18 Mortes em prisões de Porto Velho e Roraima: Entrevista
A situação deflagrada a meio do mês de outubro é somente a ponta visível de um imenso iceberg, constituído pela extrema gravidade das condições das prisões no Brasil. Entrevista com o Pe. Jorge Brites, comboniano.
O padre Jorge Brites, missionário comboniano, na comunidade de Porto Velho progressivamente se foi envolvendo na pastoral carcerária daquela cidade da Rondônia, na região amazônica.

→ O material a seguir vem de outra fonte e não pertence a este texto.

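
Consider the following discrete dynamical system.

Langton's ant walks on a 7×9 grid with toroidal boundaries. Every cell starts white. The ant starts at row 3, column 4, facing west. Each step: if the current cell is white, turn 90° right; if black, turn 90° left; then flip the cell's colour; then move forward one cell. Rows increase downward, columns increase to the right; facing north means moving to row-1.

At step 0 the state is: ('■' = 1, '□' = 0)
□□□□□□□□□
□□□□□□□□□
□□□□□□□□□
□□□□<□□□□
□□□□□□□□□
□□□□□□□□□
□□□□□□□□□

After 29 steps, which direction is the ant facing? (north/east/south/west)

north

k=0  □□□□□□□□□
□□□□□□□□□
□□□□□□□□□
□□□□<□□□□
□□□□□□□□□
□□□□□□□□□
□□□□□□□□□
k=1  □□□□□□□□□
□□□□□□□□□
□□□□^□□□□
□□□□■□□□□
□□□□□□□□□
□□□□□□□□□
□□□□□□□□□
k=2  □□□□□□□□□
□□□□□□□□□
□□□□■>□□□
□□□□■□□□□
□□□□□□□□□
□□□□□□□□□
□□□□□□□□□
k=3  □□□□□□□□□
□□□□□□□□□
□□□□■■□□□
□□□□■v□□□
□□□□□□□□□
□□□□□□□□□
□□□□□□□□□
k=4  □□□□□□□□□
□□□□□□□□□
□□□□■■□□□
□□□□<■□□□
□□□□□□□□□
□□□□□□□□□
□□□□□□□□□
k=5  □□□□□□□□□
□□□□□□□□□
□□□□■■□□□
□□□□□■□□□
□□□□v□□□□
□□□□□□□□□
□□□□□□□□□
k=6  □□□□□□□□□
□□□□□□□□□
□□□□■■□□□
□□□□□■□□□
□□□<■□□□□
□□□□□□□□□
□□□□□□□□□
k=7  □□□□□□□□□
□□□□□□□□□
□□□□■■□□□
□□□^□■□□□
□□□■■□□□□
□□□□□□□□□
□□□□□□□□□
k=8  □□□□□□□□□
□□□□□□□□□
□□□□■■□□□
□□□■>■□□□
□□□■■□□□□
□□□□□□□□□
□□□□□□□□□
k=9  □□□□□□□□□
□□□□□□□□□
□□□□■■□□□
□□□■■■□□□
□□□■v□□□□
□□□□□□□□□
□□□□□□□□□
k=10  □□□□□□□□□
□□□□□□□□□
□□□□■■□□□
□□□■■■□□□
□□□■□>□□□
□□□□□□□□□
□□□□□□□□□
k=11  □□□□□□□□□
□□□□□□□□□
□□□□■■□□□
□□□■■■□□□
□□□■□■□□□
□□□□□v□□□
□□□□□□□□□
k=12  □□□□□□□□□
□□□□□□□□□
□□□□■■□□□
□□□■■■□□□
□□□■□■□□□
□□□□<■□□□
□□□□□□□□□
k=13  □□□□□□□□□
□□□□□□□□□
□□□□■■□□□
□□□■■■□□□
□□□■^■□□□
□□□□■■□□□
□□□□□□□□□
k=14  □□□□□□□□□
□□□□□□□□□
□□□□■■□□□
□□□■■■□□□
□□□■■>□□□
□□□□■■□□□
□□□□□□□□□
k=15  □□□□□□□□□
□□□□□□□□□
□□□□■■□□□
□□□■■^□□□
□□□■■□□□□
□□□□■■□□□
□□□□□□□□□
k=16  □□□□□□□□□
□□□□□□□□□
□□□□■■□□□
□□□■<□□□□
□□□■■□□□□
□□□□■■□□□
□□□□□□□□□
k=17  □□□□□□□□□
□□□□□□□□□
□□□□■■□□□
□□□■□□□□□
□□□■v□□□□
□□□□■■□□□
□□□□□□□□□
k=18  □□□□□□□□□
□□□□□□□□□
□□□□■■□□□
□□□■□□□□□
□□□■□>□□□
□□□□■■□□□
□□□□□□□□□
k=19  □□□□□□□□□
□□□□□□□□□
□□□□■■□□□
□□□■□□□□□
□□□■□■□□□
□□□□■v□□□
□□□□□□□□□
k=20  □□□□□□□□□
□□□□□□□□□
□□□□■■□□□
□□□■□□□□□
□□□■□■□□□
□□□□■□>□□
□□□□□□□□□
k=21  □□□□□□□□□
□□□□□□□□□
□□□□■■□□□
□□□■□□□□□
□□□■□■□□□
□□□□■□■□□
□□□□□□v□□
k=22  □□□□□□□□□
□□□□□□□□□
□□□□■■□□□
□□□■□□□□□
□□□■□■□□□
□□□□■□■□□
□□□□□<■□□
k=23  □□□□□□□□□
□□□□□□□□□
□□□□■■□□□
□□□■□□□□□
□□□■□■□□□
□□□□■^■□□
□□□□□■■□□
k=24  □□□□□□□□□
□□□□□□□□□
□□□□■■□□□
□□□■□□□□□
□□□■□■□□□
□□□□■■>□□
□□□□□■■□□
k=25  □□□□□□□□□
□□□□□□□□□
□□□□■■□□□
□□□■□□□□□
□□□■□■^□□
□□□□■■□□□
□□□□□■■□□
k=26  □□□□□□□□□
□□□□□□□□□
□□□□■■□□□
□□□■□□□□□
□□□■□■■>□
□□□□■■□□□
□□□□□■■□□
k=27  □□□□□□□□□
□□□□□□□□□
□□□□■■□□□
□□□■□□□□□
□□□■□■■■□
□□□□■■□v□
□□□□□■■□□
k=28  □□□□□□□□□
□□□□□□□□□
□□□□■■□□□
□□□■□□□□□
□□□■□■■■□
□□□□■■<■□
□□□□□■■□□
k=29  □□□□□□□□□
□□□□□□□□□
□□□□■■□□□
□□□■□□□□□
□□□■□■^■□
□□□□■■■■□
□□□□□■■□□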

A situação deflagrada a meio do mês de outubro é somente a ponta visível de um imenso iceberg, constituído pela extrema gravidade das condições das prisões no Brasil.
Depois de três anos neste serviço, o padre Jorge vai direto à cratera do vulcão, em constante risco de iminente explosão, afirmando que o maior de todos os problemas é a superlotação, sem menosprezar as inexistentes condições de habitabilidade e tratamento desumano.
1. O que está acontecendo nas prisões de Porto Velho nesses dias?
Em Porto Velho na semana passada no presídio Ênio Pinheiro morreram 8 jovens carbonizados. Estas mortes, segundo as informações que nos repassaram lá, deveram-se a uma briga entre duas facções. Estava prevista num outro pavilhão mas devido a uma confusão acabaram atacando um pavilhão não previsto que era o pavilhão mais tranquilo, onde normalmente eu ia duas vezes ao mês para celebrar e escutar as necessidades de cada jovem, onde sempre nos pedem um monte de coisas, nomeadamente contatar as suas famílias, necessidades a nível de saúde, etc.
Dois dos jovens que morreram sempre participavam nas nossas celebrações. Eram da cela que eles chamam de ‘igreja’.
Este presídio Ênio Pinheiro é um dos presídios mais tranquilos de Porto Velho. O problema é a superlotação. Tem quase mil presos e deveria ter 400. Os pavilhões estão muito velhos, chove em quase todas as celas, os esgotos estão todos entupidos, o cheiro e horrível, os esgotos ficam a céu aberto…
Existe muita revolta da parte dos presos. Estão fazendo a mudança de alguns presos para um presídio novo. Essa mudança ajudou também nesta confusão. O novo presídio foi feito com celas sem tomadas e sem lâmpadas. Num calor insuportável que faz aqui, viver numa cela sem um ventilador é desumano. E não tendo tomadas não pode ter ventilador, televisão, etc… Tudo isso tem sido motivo de revolta. No Urso Branco também teve uma tentativa de rebelião na semana passada mas conseguiram evitar que acontecesse. Nós pastoral carcerária, não estamos pudendo entrar. Os policiais alegam insegurança e por isso não nos deixam entrar.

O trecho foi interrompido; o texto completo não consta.